Benjamin Thollet, explorer l’esthétique de l’Art Brut





Devant les structures complexes et inventives des dessins de Benjamin Thollet, jeune artiste autodidacte originaire de Lyon, l’œil peine à se poser, presque affolé par la quantité de détails, tantôt humoristiques, tantôt terrifiants. Parfois agrémentées de couleurs, ces compositions laissent toutefois une grande part au trait d’encre noire, dont l’intensité varie pour forger contours et zones d’ombre. Des lignes conductrices nerveuses et saillantes, qui évoquent l’art brut, sont ornées d’une multitude de motifs, d’une grande liberté de forme, qui se déploient sur le papier. Ces accumulations de détails, infimes parties de l’œuvre qui interrogent la narration picturale et donnent son sens à l’œuvre, sont organisées de manière à intervenir dans un second temps. D’abord attiré par la structure globale, qui semble vibrer au rythme des détails parcourant le tableau, l’œil s’attarde ensuite sur chaque scénette,  sur chaque effet de matière, qui peuvent être considérés comme des œuvres à part entière. Les personnages, monstrueux et grotesques, presque confondus avec leur environnement, sont le plus souvent relayés au rôle de motif, composant la structure globale comme des éléments d’architecture. Leurs visages, dont les traits distordus sont proches de la caricature, reflètent des états d’âme tourmentés, des sensations fortes, des émotions bouleversantes qui peuvent susciter de l’empathie ou de l’aversion, mais ne laissent indifférent. L’esthétique quasi organique de ces ensembles est parfois dérangeante, comme si l’artiste, en grattant les couches à l’aide de sa plume, avait fait apparaitre les muscles et les nerfs de la structure.




Une impression de dualité se dégage des oeuvres percutantes et troublantes de Benjamin Thollet. La raison de cette double impression s’explique par le processus de travail adopté par l'artiste, qui se déroule en deux temps, comme il l'explique lui-même :
 « Je pars d’une image mentale frappante qui se déploie sur le papier. Dans un premier temps, je mets en place la structure, d’abord au crayon, puis aux posca et promarker. Je repasse ensuite les contours au posca noir en mettant en évidence les points de fuites. J’ajoute éventuellement une mosaïque de couleurs vives, qui sont alternées, sans jamais se toucher ni se mélanger. Dans un second temps, j’ajoute les ombres et détails au staedtler 08 et 005, en revenant sans cesse sur mon travail pour valoriser la structure brute par l’ajout de détails plus composés et réfléchis. Ces détails, souvent humoristiques et dérangeants, parfois symboliques, se greffent à la structure principale et j’y ai trouvé quelque chose de profond, comme un travail de fouille archéologique avec différentes strates à explorer. Leur conception est un travail méditatif et envoutant, qui me happe et au cours duquel j'ai une sensation de flottement intense».
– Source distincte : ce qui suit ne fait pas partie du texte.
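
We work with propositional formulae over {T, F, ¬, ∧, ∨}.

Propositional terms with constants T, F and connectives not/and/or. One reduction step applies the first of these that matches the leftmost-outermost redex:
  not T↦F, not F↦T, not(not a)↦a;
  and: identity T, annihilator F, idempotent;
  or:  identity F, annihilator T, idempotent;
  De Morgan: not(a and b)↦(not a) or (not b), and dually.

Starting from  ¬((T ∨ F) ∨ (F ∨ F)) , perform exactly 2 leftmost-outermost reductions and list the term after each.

  start: ¬((T ∨ F) ∨ (F ∨ F))
  →1  ¬(T ∨ F) ∧ ¬(F ∨ F)
  →2  (¬T ∧ ¬F) ∧ ¬(F ∨ F)

Answer: after 2 steps: (¬T ∧ ¬F) ∧ ¬(F ∨ F)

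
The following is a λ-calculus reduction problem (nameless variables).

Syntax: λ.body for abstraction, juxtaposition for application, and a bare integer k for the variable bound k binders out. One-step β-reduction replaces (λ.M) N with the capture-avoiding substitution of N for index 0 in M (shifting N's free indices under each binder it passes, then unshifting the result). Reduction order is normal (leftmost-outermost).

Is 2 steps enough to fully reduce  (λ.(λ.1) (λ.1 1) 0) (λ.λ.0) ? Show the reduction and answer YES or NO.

  start: (λ.(λ.1) (λ.1 1) 0) (λ.λ.0)
  [1] (λ.λ.λ.0) (λ.(λ.λ.0) (λ.λ.0)) (λ.λ.0)
  [2] (λ.λ.0) (λ.λ.0)

Answer: NO — after 2 steps the term is (λ.λ.0) (λ.λ.0), not yet normal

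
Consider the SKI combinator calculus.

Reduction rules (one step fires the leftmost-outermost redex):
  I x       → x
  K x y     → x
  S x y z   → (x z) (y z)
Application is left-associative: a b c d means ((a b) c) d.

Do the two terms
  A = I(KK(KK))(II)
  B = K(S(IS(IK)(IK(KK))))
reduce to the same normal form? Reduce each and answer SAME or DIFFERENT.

Answer: DIFFERENT — A ⇓ KI, B ⇓ K(S(SK(K(KK))))

Derivation:
Term A:
  start: I(KK(KK))(II)
  [1] KK(KK)(II)
  [2] K(II)
  [3] KI

Term B:
  start: K(S(IS(IK)(IK(KK))))
  [1] K(S(S(IK)(IK(KK))))
  [2] K(S(SK(IK(KK))))
  [3] K(S(SK(K(KK))))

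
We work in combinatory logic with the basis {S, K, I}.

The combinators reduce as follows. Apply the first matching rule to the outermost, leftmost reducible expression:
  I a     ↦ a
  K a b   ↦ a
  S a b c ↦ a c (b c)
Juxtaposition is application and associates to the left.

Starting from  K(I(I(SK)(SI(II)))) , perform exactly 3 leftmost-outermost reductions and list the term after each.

Answer: after 3 steps: K(SK(SII))

Reduction:
  start: K(I(I(SK)(SI(II))))
  [1] K(I(SK)(SI(II)))
  [2] K(SK(SI(II)))
  [3] K(SK(SII))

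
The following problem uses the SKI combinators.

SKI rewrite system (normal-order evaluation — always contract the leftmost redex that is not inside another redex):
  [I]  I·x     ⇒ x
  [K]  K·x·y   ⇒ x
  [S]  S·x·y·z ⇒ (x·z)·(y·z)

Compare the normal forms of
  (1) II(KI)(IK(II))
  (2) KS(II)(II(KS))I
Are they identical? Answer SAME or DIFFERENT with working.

Answer: DIFFERENT — A ⇓ I, B ⇓ S(KS)I

Derivation:
Term A:
  start: II(KI)(IK(II))
  →1  I(KI)(IK(II))
  →2  KI(IK(II))
  →3  I

Term B:
  start: KS(II)(II(KS))I
  →1  S(II(KS))I
  →2  S(I(KS))I
  →3  S(KS)I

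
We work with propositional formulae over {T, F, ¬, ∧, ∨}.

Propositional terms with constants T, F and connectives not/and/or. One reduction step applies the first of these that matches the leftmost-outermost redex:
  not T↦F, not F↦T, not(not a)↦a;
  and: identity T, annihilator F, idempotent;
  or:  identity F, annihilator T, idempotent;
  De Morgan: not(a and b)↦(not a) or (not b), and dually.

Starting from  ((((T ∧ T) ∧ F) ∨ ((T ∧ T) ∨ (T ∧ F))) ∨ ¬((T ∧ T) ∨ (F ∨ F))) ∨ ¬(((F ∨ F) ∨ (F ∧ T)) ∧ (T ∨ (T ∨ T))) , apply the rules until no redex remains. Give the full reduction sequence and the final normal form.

Answer: normal form = T  (in 6 steps)

Derivation:
  start: ((((T ∧ T) ∧ F) ∨ ((T ∧ T) ∨ (T ∧ F))) ∨ ¬((T ∧ T) ∨ (F ∨ F))) ∨ ¬(((F ∨ F) ∨ (F ∧ T)) ∧ (T ∨ (T ∨ T)))
  step 1: ((F ∨ ((T ∧ T) ∨ (T ∧ F))) ∨ ¬((T ∧ T) ∨ (F ∨ F))) ∨ ¬(((F ∨ F) ∨ (F ∧ T)) ∧ (T ∨ (T ∨ T)))
  step 2: (((T ∧ T) ∨ (T ∧ F)) ∨ ¬((T ∧ T) ∨ (F ∨ F))) ∨ ¬(((F ∨ F) ∨ (F ∧ T)) ∧ (T ∨ (T ∨ T)))
  step 3: ((T ∨ (T ∧ F)) ∨ ¬((T ∧ T) ∨ (F ∨ F))) ∨ ¬(((F ∨ F) ∨ (F ∧ T)) ∧ (T ∨ (T ∨ T)))
  step 4: (T ∨ ¬((T ∧ T) ∨ (F ∨ F))) ∨ ¬(((F ∨ F) ∨ (F ∧ T)) ∧ (T ∨ (T ∨ T)))
  step 5: T ∨ ¬(((F ∨ F) ∨ (F ∧ T)) ∧ (T ∨ (T ∨ T)))
  step 6: T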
On décèle avec plaisir une évolution dans les compositions de Benjamin Thollet qui, avec le temps, s’épurent et font une place grandissante à la couleur, tel le parcours plastique d'une trajectoire personnelle et maîtrisée au sein d'une forêt d'inspiration: « Avant de me passionner pour le dessin, je m’intéressais surtout au cinéma et au montage, ce qui m’a appris à composer une image. Mes premières œuvres découlaient de mon attrait pour l’art brut, dans lequel j’ai baigné toute mon enfance, et de mon intérêt pour des dessinateurs de bande dessinée et de dessin animés - tels que Robert Crumb, Fluide glacial, Gotlib, Franklin, René Laloux, Moebius, Philippe Druillet, Winshluss, Takahata, Satoshi kon, myazaki, Otomo, ou encore Enki Bilal, dont le travail frappant a causé mon premier vertige artistique. Ces premiers travaux ne répondaient pas toujours à mes attentes esthétiques et c’est pourquoi j’ai décidé de me pencher sur l’accumulation de détails, dont la beauté complexe me fascinait. Je désirais montrer la construction du dessin avec quelques zones très marquées où s’accumulaient formes et effets de textures et c’est après avoir suivi des cours de modèle vivants aux Beaux-Arts de Lyon, que j’ai  véritablement pris confiance en mon trait et établi mon style. J’ai également suivi l’enseignement de François Millet, à l’atelier Capy Darra, qui m’a initié à l’histoire de l’art et m’a aidé à me cadrer. C’est alors que je suis revenu vers la couleur, qui me sert principalement à mettre en valeur les détails et à inciter l’œil à faire des trajets dans l’œuvre en laissant des zones de papier vierge qui contrastent avec des zones très détaillées, parfois nerveuses ou violentes, et des espaces de couleurs vives. Je m’intéresse également de plus en plus à l’impression de vide et de profondeur de plan, que j’essaye d’exploiter dans mes nouveaux dessins.»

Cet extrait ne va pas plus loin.